When Bjork blurbs a book using fully 8 exclamation points (“A true pioneer!!!!!!!!”), that’s probably all the motivation you need to read it. But I’m going to add my two cents: this Earth Day, you should read Oddny Eir’s slim, inventive feminist-environmentalist hybrid novel/journal/essay collection, Land of Love and Ruins.

Translated by Philip Roughton and winner of the EU prize for literature, this cool-yet-confessional book is narrated in vignettes by an Icelandic woman who has an ornithologist boyfriend, an archaeologist brother whom she loves even more intensely than she loves the ornithologist boyfriend, and an aching desire both to write and to save the earth from destruction.

The sense I got most from the book was one of seeking: the narrator seeks private space all her own in which to be herself, seeks love, and most of all, seeks justice. Her environmentalism and feminism are connected: she writes eloquently of her desire for privacy, but also of her pain at the immense environmental and social problems caused by ownership and domination.

For example, she loves her boyfriend and wants to have children, but she notices that when he’s working on his own papers, she feels less capable of working on her writing: “Can’t we both concentrate fully on work at the same time?” she wonders. “Does one of us have to be on household duty, to maintain the balance? … up until now, I never managed to concentrate fully on my work while living with a man.” She realizes that she needs to be able to have privacy, space, autonomy inside her relationship with “Owlie,” the ornithologist.

But she recognizes that humans need to find a way to live on the earth without so much destruction—having your own space to live in does not mean having your own space to exploit and profit from. After an argument with an ex-lover about whether patriotism can ever be separated from nationalism—with the narrator arguing that one can love one’s “fosterland” without resorting to violence and oppression against foreigners—she thinks about coming up with a new relationship to the earth:

Until now, corporations haven’t been based on collective responsibility… But perhaps we can come up with a new way to connect with nature and justice. Come up with a new collective form, a new form of shared responsibility.

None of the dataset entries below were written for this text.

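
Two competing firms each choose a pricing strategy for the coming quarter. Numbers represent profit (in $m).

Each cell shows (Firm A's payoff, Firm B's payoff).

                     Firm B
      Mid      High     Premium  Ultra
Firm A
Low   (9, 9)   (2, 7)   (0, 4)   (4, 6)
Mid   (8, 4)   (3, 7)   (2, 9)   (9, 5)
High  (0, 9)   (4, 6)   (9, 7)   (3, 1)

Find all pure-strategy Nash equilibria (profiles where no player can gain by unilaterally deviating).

(Low, Mid): Firm A gets 9, best alternative 8; Firm B gets 9, best alternative 7. No profitable deviation — NE.
(Low, High): Firm A can switch to Mid (2 → 3). Not NE.
(Low, Premium): Firm A can switch to Mid (0 → 2). Not NE.
(Low, Ultra): Firm A can switch to Mid (4 → 9). Not NE.
(Mid, Mid): Firm A can switch to Low (8 → 9). Not NE.
(Mid, High): Firm A can switch to High (3 → 4). Not NE.
(Mid, Premium): Firm A can switch to High (2 → 9). Not NE.
(Mid, Ultra): Firm B can switch to High (5 → 7). Not NE.
(High, Mid): Firm A can switch to Low (0 → 9). Not NE.
(High, High): Firm B can switch to Mid (6 → 9). Not NE.
(High, Premium): Firm B can switch to Mid (7 → 9). Not NE.
(High, Ultra): Firm A can switch to Low (3 → 4). Not NE.

Pure NE: (Low, Mid)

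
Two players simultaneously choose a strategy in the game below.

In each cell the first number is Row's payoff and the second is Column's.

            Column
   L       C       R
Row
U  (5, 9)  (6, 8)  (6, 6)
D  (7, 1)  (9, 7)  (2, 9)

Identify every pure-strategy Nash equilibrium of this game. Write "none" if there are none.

Row against L: payoffs 5, 7 → best response D.
Row against C: payoffs 6, 9 → best response D.
Row against R: payoffs 6, 2 → best response U.
Column against U: payoffs 9, 8, 6 → best response L.
Column against D: payoffs 1, 7, 9 → best response R.
No profile is a mutual best response for all players.

No pure-strategy Nash equilibrium.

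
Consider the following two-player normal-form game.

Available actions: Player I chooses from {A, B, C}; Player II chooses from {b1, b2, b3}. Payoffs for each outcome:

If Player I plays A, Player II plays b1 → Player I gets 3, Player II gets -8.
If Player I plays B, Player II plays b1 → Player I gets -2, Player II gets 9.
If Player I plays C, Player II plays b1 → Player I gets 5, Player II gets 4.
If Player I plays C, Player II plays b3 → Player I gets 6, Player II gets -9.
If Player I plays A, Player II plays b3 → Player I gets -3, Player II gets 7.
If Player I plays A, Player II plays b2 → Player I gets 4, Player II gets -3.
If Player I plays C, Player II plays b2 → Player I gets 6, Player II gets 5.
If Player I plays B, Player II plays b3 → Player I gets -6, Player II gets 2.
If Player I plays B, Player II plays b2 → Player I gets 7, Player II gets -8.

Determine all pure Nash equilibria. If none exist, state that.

none

Mark each player's best response to every combination of opponents' strategies; a profile where every player is best-responding is a pure Nash equilibrium.
Player I against b1: payoffs 3, -2, 5 → best response C.
Player I against b2: payoffs 4, 7, 6 → best response B.
Player I against b3: payoffs -3, -6, 6 → best response C.
Player II against A: payoffs -8, -3, 7 → best response b3.
Player II against B: payoffs 9, -8, 2 → best response b1.
Player II against C: payoffs 4, 5, -9 → best response b2.
No profile is a mutual best response for all players.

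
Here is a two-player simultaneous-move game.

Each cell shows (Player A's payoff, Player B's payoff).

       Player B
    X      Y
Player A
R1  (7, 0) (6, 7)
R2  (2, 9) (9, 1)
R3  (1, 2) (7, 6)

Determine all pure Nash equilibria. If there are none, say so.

No pure-strategy Nash equilibrium.

Player A against X: payoffs 7, 2, 1 → best response R1.
Player A against Y: payoffs 6, 9, 7 → best response R2.
Player B against R1: payoffs 0, 7 → best response Y.
Player B against R2: payoffs 9, 1 → best response X.
Player B against R3: payoffs 2, 6 → best response Y.
No profile is a mutual best response for all players.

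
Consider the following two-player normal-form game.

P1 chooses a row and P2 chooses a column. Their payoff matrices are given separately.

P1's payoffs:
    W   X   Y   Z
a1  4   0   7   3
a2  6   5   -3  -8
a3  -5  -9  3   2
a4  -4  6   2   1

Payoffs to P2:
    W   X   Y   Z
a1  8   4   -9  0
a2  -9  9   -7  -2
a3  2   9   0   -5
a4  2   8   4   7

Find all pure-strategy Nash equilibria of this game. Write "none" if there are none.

P1 against W: payoffs 4, 6, -5, -4 → best response a2.
P1 against X: payoffs 0, 5, -9, 6 → best response a4.
P1 against Y: payoffs 7, -3, 3, 2 → best response a1.
P1 against Z: payoffs 3, -8, 2, 1 → best response a1.
P2 against a1: payoffs 8, 4, -9, 0 → best response W.
P2 against a2: payoffs -9, 9, -7, -2 → best response X.
P2 against a3: payoffs 2, 9, 0, -5 → best response X.
P2 against a4: payoffs 2, 8, 4, 7 → best response X.
Mutual best responses: (a4, X).

(a4, X)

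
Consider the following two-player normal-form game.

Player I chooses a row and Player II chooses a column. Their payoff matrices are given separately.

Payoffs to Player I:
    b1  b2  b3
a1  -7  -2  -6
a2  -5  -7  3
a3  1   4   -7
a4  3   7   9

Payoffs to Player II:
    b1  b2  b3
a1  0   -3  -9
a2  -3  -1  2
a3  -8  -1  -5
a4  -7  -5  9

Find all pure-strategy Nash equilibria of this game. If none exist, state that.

(a1, b1): Player I can switch to a2 (-7 → -5). Not NE.
(a1, b2): Player I can switch to a3 (-2 → 4). Not NE.
(a1, b3): Player I can switch to a2 (-6 → 3). Not NE.
(a2, b1): Player I can switch to a3 (-5 → 1). Not NE.
(a2, b2): Player I can switch to a1 (-7 → -2). Not NE.
(a2, b3): Player I can switch to a4 (3 → 9). Not NE.
(a3, b1): Player I can switch to a4 (1 → 3). Not NE.
(a3, b2): Player I can switch to a4 (4 → 7). Not NE.
(a3, b3): Player I can switch to a1 (-7 → -6). Not NE.
(a4, b1): Player II can switch to b2 (-7 → -5). Not NE.
(a4, b3): Player I gets 9, best alternative 3; Player II gets 9, best alternative -5. No profitable deviation — NE.
(The remaining 1 profile has a profitable deviation by the same check.)

Pure NE: (a4, b3)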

This is important, because the narrator is characterized by a deep love of the beauty and wildness that make up the landscape of her native Iceland. If loving her country is wrong, then a huge part of her core being is wrong; yet she doesn’t want to take part in nationalism and xenophobia. With her boyfriend, she concludes that “the distinguishing feature of mature love is an understanding of the entirety, of the overall impact of all actions.”

That is: to love her land, her “fosterland” which has nourished her and sheltered her, ethically, she must love it maturely. That requires an understanding that each action has an effect on the other people, on the land itself, and on the rest of the world.

I’m afraid I’m making this book sound like a mere polemic, or a dull essay on responsibility; it’s not. Though there isn’t much in the way of plot to speak of—a late venture into actual environmental activism leads to no more “action” as traditionally defined than any of the earlier parts of the book, and her relationships are mostly characterized by quietude, their conflicts confined almost entirely to the intellectual sphere—the narrator herself is a beguiling character, someone constantly in search of the truth about herself, her life, her loves. She writes with lucid, cool clarity of her own sometimes contradictory feelings and thoughts.

Most of all it is a pleasure to be led through an unfamiliar, beautiful world by such an unusually keen observer, and to spend a couple hundred pages with a brilliant mind as it wrestles with the question that should haunt us all, especially today: what will happen to our planet?